Authority of Partners as agents of the partnership
Actual authority for anything lined out or agreed to in the partnership agreement. Apparent authority to bind the partnership to any contract within the scope of the partnership business. If a contract is outside the scope of the partnership business, the partnership generally will not be bound unless the partner has actual authority.
Liability of Outgoing partner
Generally remains liable for all partnership obligations incurred while they were a partner.
Liability of Incoming partner
Generally has no liability for obligations incurred before they became a partner.
Actual Authority
authority an agent reasonably thinks he possesses based on the principal’s dealings with him
Apparent Authority
Principal “holds out” agent as having certain authority, causing third parties to reasonably believe A has such authority
Partnership Formation
A partnership is formed when two or more people associate to carry on as co-owners a business for profit.

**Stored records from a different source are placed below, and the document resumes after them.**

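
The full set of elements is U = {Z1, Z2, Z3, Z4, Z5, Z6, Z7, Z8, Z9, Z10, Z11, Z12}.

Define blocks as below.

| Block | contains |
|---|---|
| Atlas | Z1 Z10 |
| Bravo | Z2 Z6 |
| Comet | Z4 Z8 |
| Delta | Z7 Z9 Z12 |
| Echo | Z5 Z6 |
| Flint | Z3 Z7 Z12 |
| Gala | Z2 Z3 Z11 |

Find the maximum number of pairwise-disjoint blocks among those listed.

5

Atlas, Comet, Delta, Echo, Gala are pairwise disjoint (Atlas={Z1,Z10}; Comet={Z4,Z8}; Delta={Z7,Z9,Z12}; Echo={Z5,Z6}; Gala={Z2,Z3,Z11}).
Every remaining block overlaps one of these, and no 6 of the listed blocks are pairwise disjoint, so 5 is the maximum.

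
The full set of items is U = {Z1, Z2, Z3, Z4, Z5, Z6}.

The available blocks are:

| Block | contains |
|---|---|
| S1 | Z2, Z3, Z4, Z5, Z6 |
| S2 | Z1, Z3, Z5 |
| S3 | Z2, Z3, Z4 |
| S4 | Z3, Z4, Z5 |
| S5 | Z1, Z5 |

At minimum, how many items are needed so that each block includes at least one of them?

2

H = {Z2, Z5} meets every block (each contains at least one member of H), and |H| = 2.
The blocks S3, S5 are pairwise disjoint, so any hitting set needs a separate item for each — at least 2. Hence 2 is optimal.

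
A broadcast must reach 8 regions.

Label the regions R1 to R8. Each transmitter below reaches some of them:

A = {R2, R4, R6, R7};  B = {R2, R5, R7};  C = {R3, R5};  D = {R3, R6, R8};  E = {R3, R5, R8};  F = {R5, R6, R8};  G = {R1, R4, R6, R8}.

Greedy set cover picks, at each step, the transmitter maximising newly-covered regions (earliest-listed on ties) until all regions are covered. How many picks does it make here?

Greedy: pick A (covers 4 new) → pick E (covers 3 new) → pick G (covers 1 new). Total picks: 3.

3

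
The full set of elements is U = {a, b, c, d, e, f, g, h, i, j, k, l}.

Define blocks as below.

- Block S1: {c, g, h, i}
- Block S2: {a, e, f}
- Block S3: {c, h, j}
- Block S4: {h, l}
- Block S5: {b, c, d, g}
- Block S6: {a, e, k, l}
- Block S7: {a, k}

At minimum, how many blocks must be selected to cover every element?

5

Take {S1, S2, S3, S5, S6}. Their union is {a, b, c, d, e, f, g, h, i, j, k, l}, which is all 12 elements.
No 4 of the 7 blocks cover everything (all 35 combinations miss at least one element), so 5 is optimal.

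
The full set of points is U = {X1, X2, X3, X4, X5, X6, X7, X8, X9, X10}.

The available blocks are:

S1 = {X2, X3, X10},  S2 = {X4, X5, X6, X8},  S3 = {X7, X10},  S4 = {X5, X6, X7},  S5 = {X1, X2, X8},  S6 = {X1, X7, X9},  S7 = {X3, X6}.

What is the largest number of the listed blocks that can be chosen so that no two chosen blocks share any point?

3

S3, S5, S7 are pairwise disjoint (S3={X7,X10}; S5={X1,X2,X8}; S7={X3,X6}).
Every remaining block overlaps one of these, and no 4 of the listed blocks are pairwise disjoint, so 3 is the maximum.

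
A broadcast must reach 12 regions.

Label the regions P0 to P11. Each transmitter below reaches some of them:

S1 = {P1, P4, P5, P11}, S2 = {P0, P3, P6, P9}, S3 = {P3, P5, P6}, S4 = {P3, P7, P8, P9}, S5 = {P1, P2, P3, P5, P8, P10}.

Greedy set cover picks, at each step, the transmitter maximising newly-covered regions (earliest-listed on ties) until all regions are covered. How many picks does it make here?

4

Greedy: pick S5 (covers 6 new) → pick S2 (covers 3 new) → pick S1 (covers 2 new) → pick S4 (covers 1 new). Total picks: 4.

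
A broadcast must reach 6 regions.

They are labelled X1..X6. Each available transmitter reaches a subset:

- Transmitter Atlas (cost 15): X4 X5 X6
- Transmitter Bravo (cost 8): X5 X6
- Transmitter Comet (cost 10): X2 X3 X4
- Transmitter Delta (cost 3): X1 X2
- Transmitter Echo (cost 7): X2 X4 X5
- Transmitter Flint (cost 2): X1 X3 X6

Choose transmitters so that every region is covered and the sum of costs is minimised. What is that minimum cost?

9

Echo, Flint together cover every region (Echo ∪ Flint = {X1, X2, X3, X4, X5, X6}); total cost 7 + 2 = 9.
No covering selection has total cost below 9.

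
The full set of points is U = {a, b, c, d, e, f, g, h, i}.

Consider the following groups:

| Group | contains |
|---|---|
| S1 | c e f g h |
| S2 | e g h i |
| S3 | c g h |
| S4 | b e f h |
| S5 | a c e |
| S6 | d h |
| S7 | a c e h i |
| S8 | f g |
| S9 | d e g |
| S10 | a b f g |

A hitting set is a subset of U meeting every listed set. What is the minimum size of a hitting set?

3

The 3 points {a, g, h} hit every group.
The groups S5, S6, S8 are pairwise disjoint, so any hitting set needs a separate point for each — at least 3. Hence 3 is optimal.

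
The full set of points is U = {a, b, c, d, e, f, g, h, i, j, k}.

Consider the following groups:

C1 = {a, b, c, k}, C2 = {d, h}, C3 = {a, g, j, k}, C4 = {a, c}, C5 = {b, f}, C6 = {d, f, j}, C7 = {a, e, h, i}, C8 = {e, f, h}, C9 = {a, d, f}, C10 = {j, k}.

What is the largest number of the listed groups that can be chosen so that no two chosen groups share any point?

4

C2, C4, C5, C10 are pairwise disjoint (C2={d,h}; C4={a,c}; C5={b,f}; C10={j,k}).
Every remaining group overlaps one of these, and no 5 of the listed groups are pairwise disjoint, so 4 is the maximum.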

The intent of the parties to carry on as co-owners of a business can be implied from their conduct.
The sharing of profits raises a presumption that a partnership was formed.
Partners as agents
Every partner is an agent of the partnership, and the acts of a partner will bind the partnership if the partner acted with authority.
Actual authority is the authority a partner reasonably believes he has based on the communications between the partnership and the partner. If the act is within the ordinary course of the business, the partners may confer actual authority by a majority vote. Actual authority to enter into acts outside the ordinary course of the business requires a unanimous vote of the partners.

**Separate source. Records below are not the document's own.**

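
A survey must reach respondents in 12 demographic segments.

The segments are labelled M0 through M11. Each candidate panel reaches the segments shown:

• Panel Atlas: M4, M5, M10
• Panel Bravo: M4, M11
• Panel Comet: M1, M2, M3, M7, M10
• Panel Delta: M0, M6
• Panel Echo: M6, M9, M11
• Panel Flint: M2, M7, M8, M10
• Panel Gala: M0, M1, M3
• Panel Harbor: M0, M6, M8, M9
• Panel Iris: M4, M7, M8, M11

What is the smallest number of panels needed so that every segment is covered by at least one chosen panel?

Atlas and Echo and Flint and Gala together: Atlas ∪ Echo ∪ Flint ∪ Gala = {M0, M1, M2, M3, M4, M5, M6, M7, M8, M9, M10, M11} — every segment is covered.
Only Atlas contains M5, so Atlas is forced; the remaining 9 segments need at least 3 more panels (each remaining panel adds at most 4) — so at least 4 panels are needed, and 4 is optimal.

4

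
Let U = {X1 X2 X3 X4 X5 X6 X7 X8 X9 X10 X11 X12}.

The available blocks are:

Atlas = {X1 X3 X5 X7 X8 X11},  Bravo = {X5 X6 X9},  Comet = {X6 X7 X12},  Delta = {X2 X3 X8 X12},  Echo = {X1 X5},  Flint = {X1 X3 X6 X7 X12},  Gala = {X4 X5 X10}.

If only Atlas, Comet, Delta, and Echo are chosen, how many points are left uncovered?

Union of Atlas, Comet, Delta, Echo = {X1, X2, X3, X5, X6, X7, X8, X11, X12}.
Not covered: X4, X9, X10 — 3 points.

3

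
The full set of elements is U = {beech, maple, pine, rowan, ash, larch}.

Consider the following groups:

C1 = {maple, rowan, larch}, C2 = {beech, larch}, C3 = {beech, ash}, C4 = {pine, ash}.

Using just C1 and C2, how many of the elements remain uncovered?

2

Union of C1, C2 = {beech, maple, rowan, larch}.
Not covered: pine, ash — 2 elements.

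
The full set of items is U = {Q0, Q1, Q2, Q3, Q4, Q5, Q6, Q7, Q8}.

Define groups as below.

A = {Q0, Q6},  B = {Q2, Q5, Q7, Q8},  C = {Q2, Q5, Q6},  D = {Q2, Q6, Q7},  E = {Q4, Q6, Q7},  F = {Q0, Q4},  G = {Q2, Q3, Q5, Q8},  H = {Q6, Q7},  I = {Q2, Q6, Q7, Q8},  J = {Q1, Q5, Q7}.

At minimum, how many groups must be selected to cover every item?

Take {D, F, G, J}. Their union is {Q0, Q1, Q2, Q3, Q4, Q5, Q6, Q7, Q8}, which is all 9 items.
No 3 of the 10 groups cover everything (all 120 combinations miss at least one item), so 4 is optimal.

4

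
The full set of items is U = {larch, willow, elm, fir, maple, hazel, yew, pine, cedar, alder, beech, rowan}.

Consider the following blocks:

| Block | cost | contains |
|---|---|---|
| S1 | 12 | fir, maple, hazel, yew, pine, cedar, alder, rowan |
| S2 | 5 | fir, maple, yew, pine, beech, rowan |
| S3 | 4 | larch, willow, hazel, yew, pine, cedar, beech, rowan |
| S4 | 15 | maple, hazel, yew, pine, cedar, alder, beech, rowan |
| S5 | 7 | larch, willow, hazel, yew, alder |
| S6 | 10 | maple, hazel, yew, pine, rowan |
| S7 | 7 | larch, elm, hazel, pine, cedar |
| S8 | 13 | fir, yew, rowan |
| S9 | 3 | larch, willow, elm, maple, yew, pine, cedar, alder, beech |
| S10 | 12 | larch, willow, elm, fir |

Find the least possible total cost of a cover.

S2, S3, S9 together cover every item (S2 ∪ S3 ∪ S9 = {larch, willow, elm, fir, maple, hazel, yew, pine, cedar, alder, beech, rowan}); total cost 5 + 4 + 3 = 12.
No covering selection has total cost below 12.

12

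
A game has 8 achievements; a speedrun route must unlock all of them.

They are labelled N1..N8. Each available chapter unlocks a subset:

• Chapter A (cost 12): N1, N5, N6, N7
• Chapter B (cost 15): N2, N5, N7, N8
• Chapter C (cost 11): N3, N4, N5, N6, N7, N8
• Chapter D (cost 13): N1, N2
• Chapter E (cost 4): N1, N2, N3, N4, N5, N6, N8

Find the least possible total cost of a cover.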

Apparent authority is the authority that a third party would reasonably believe a partner has based on his being held out by the partnership as a partner.

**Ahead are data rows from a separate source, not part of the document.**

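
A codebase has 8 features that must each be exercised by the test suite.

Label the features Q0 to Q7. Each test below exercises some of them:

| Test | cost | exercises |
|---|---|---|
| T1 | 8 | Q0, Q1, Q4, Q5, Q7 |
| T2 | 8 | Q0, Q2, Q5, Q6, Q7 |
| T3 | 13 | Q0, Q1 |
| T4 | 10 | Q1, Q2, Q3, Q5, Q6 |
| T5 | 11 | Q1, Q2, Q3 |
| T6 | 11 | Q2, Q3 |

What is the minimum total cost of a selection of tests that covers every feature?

18

T1, T4 together cover every feature (T1 ∪ T4 = {Q0, Q1, Q2, Q3, Q4, Q5, Q6, Q7}); total cost 8 + 10 = 18.
No covering selection has total cost below 18.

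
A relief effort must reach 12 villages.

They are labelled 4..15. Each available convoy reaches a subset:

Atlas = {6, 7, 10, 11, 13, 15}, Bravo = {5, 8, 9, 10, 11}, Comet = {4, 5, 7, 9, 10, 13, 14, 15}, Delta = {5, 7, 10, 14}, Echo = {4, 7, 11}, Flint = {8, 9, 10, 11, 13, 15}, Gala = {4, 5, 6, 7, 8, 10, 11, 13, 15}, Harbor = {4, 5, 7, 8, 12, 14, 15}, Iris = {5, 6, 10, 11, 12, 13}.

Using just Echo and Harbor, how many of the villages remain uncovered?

4

Union of Echo, Harbor = {4, 5, 7, 8, 11, 12, 14, 15}.
Not covered: 6, 9, 10, 13 — 4 villages.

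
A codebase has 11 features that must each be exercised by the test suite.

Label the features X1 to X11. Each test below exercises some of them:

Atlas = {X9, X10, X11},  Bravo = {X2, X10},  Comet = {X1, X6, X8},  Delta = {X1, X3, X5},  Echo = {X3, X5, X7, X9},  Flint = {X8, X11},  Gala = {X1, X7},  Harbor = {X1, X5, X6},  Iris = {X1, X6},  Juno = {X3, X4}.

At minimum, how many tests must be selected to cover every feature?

5

Take {Bravo, Echo, Flint, Harbor, Juno}. Their union is {X1, X2, X3, X4, X5, X6, X7, X8, X9, X10, X11}, which is all 11 features.
No 4 of the 10 tests cover everything (all 210 combinations miss at least one feature), so 5 is optimal.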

The act of a partner in the ordinary course of the partnership business or business of the kind carried out by the partnership will bind the partnership unless the partner had no actual authority and the third person with whom the partner was dealing knew or received notice that the partner lacked authority.
Partner liability
Each partner of a general partnership is jointly and severally liable for all obligations of the partnership.
Limited partners are generally not liable for partnership obligations.
A judgment will not personally bind a partner who has not been served.
A judgment creditor must first seek satisfaction of any judgment from the partnership, and then from the partners personally to the extent not covered by partnership assets.
Limited Partnership Formation
A limited partnership is comprised of at least one general partner and one limited partner.
A certificate of limited partnership must be filed with the secretary of state and signed by all general partners.
What causes dissociation?
A partner ceasing to be associated with the carrying on of the business.
A partner is dissociated from the partnership upon notice of his express will to withdraw as a partner.
Is a partnership bound by a partner’s post dissolution act?
Yes if the act was appropriate for winding up the business or if it was not appropriate for winding up the business and the third party with whom the partner dealt did not have notice of the dissolution and the act would have bound the partnership before dissolution (through apparent or actual authority).
Can a partner who pays the entire amount of a partnership debt collect a contribution from another partner?
Yes, each partner is jointly and severally liable for partnership obligations. The contribution will be a pro rata share of the payment (split equally if that’s how losses are split).